Installing the Enabler is straightforward but, any sort of comparative listening is going to require some considerable care. You need to maintain consistent VTA and VTF across both the original and the new set up. Reinstalling the cartridge also means adjusting the alignment and that is less than straightforward. The soft elements of the Enabler are slightly grippy and make minute angular or overhang adjustments frustratingly difficult to achieve: overhang becomes a continual case of over compensation as you keep bracketing the target point on the protractor, while offset adjustments almost inevitably throw off the overhang you’ve already achieved. Once you are happy with alignment and arm-height, the next thing to look at is azimuth. The soft layer between the cartridge and the headshell means that the pick-up can be canted by differential bolt pressure. Just to add another variable into the mix, the tightness of the bolts also impacts the sound: too tight and you kill it completely, with a dull, sat on quality; too loose and things get vague, upper register transients can get fuzzy and you risk the cartridge moving. All told, it makes direct comparisons difficult at best. A better approach is simply to install the Enabler and then work towards the best sound you can, assessing it on its own merits rather than in the context of a direct AB face-off.

With the Enabler sandwiched between the Fuuga and the enterprise mounting platform, the pairing certainly produced more harmonic information, longer tails to notes, a wider, airier soundstage and an attractively fluid sense of rhythmic continuity. Walton’s Death Of Falstaff (English String Music, Marriner and the ASMF – EMI ASD 2831) gained a sumptuously elegiac quality, plangent, swelling strings flowing together to flesh out and support the solo violin. Playing the Playful Pizzicato from Britten’s Simple Symphony, the orchestral spread is wider, the tonal separation of instruments more natural and distinct. When the cellos bounce their bows, the action is immediately identifiable; it just sounds right. Ólafsson’s piano regains its missing layers and scale

Which sounds like the Enabler is overcoming exactly the issue I’d identified? Well – yes and no. These swings come with some equally obvious roundabouts. With the Enabler in play, the sound is softer and less immediate, with muted dynamics and significantly less urgency. The soundstage might be wider, but it loses depth, while the music is robbed of the drive and momentum that made it so exciting and engaging. Kremer’s instrument gains harmonic identity and a beautiful tone, but his lines are smoothed out and lose the angular, incisive brilliance that sparks the performance. At least with the Fuuga, in musical terms, the Enterprise has more to offer without the enabler in place.
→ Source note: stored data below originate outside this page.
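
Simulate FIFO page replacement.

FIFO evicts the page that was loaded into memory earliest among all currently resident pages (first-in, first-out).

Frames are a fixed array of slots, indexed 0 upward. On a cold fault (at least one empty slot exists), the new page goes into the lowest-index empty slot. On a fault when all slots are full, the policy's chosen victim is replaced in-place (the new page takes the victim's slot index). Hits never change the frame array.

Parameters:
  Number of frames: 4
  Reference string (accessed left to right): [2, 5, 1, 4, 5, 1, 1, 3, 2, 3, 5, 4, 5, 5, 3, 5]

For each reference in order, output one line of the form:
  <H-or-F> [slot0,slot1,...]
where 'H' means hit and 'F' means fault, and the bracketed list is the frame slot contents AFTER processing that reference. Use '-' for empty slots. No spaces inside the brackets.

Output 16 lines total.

F [2,-,-,-]
F [2,5,-,-]
F [2,5,1,-]
F [2,5,1,4]
H [2,5,1,4]
H [2,5,1,4]
H [2,5,1,4]
F [3,5,1,4]
F [3,2,1,4]
H [3,2,1,4]
F [3,2,5,4]
H [3,2,5,4]
H [3,2,5,4]
H [3,2,5,4]
H [3,2,5,4]
H [3,2,5,4]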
Does that mean you should leave it in the box, along with the Ortofon stylus balance? Well, that depends…

As impressive as the Fuuga/Enterprise pairing sounds, it doesn’t necessarily extract the best from both parties. Nor does adding the Enabler. But that doesn’t make the Enabler a failure. It just didn’t fix this particular combination. What the findings actually suggest is the use of an alternative cartridge in this system – and the fact that the results with the enabler will be both cartridge and system/set-up dependent. Switching to the lighter and rather more compliant Lyra Etna Lambda proved the point. At 16.4g (including titanium mounting hardware) and 7cu compliance, the Fuuga sits towards the edge of the optimum arm-cartridge resonance window, calculated at between 10 and 11Hz given the near 21g effective mass of the 12” Enterprise. The Lyra’s more manageable numbers (10.5g and 12cu) deliver a solid 8Hz. Despite the stability and confidence with which the Fuuga tracked, it was definitely flaunting its dynamics at the expense of harmonics and texture. The Etna offered a less spectacular but far better balanced overall presentation, still not shy on dynamics but far more sophisticated in terms of micro-dynamic and textural detail, tonal palette and focussed dimensionality. On the one hand, the ability of the Enterprise to deal with the Fuuga’s prodigious mechanical output was impressive. On the other, it clearly drew more out of the Etna, better reflecting the cartridge’s capabilities.